Please. Don’t watch this film. Don’t put it on for your friends. Have some respect for yourself, and don’t just dabble in the average. Reach for the stars! You may not get there, but you won’t end up with a handful of dirt, either. Watch something that challenges you. Makes you feel like a human being for watching it. Watch something you know you love, and throw out the mindset of merely wondering if you like something.
There’s a whole world out there for you to discover, and a million things for you to experience. Don’t settle for less. Don’t waste your life like this.
I just realised I got through this entire article without swearing. A first for Froge, or shall I ruin it by saying a naughty word? You decide, Spider-man!

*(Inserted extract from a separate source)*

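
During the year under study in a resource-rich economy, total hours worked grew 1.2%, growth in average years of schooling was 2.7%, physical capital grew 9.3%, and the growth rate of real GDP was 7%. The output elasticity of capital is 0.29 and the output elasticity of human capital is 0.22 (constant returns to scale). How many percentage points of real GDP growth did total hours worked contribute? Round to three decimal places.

0.588 percentage points

Labor's share = 1 − 0.29 − 0.22 = 0.49.
Contribution = share × growth = 0.49 × 1.2 = 0.588 pp.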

(post-review scavenge: this movie is rated PG-13 or equivalent in multiple countries? really? I’m not trying to be snarky, I’m just surprised. movies with dramatic themes but light violence are often given PG advisories because there isn’t much shocking to the young, mature mind. I understand the higher rating though, given the subject matter and how it wouldn’t make much sense to anybody who isn’t at least a teenager. if anything, this shows the inherent compromises and absurdities with all artistic rating systems. you gotta satisfy the breeders somehow…)
(post review 2: Charles Taylor, Salon.com: “The biggest load of hooey to stink up the screen this year.”. Charles, no! you were just a boy! why did you have to go so haaarrrd!)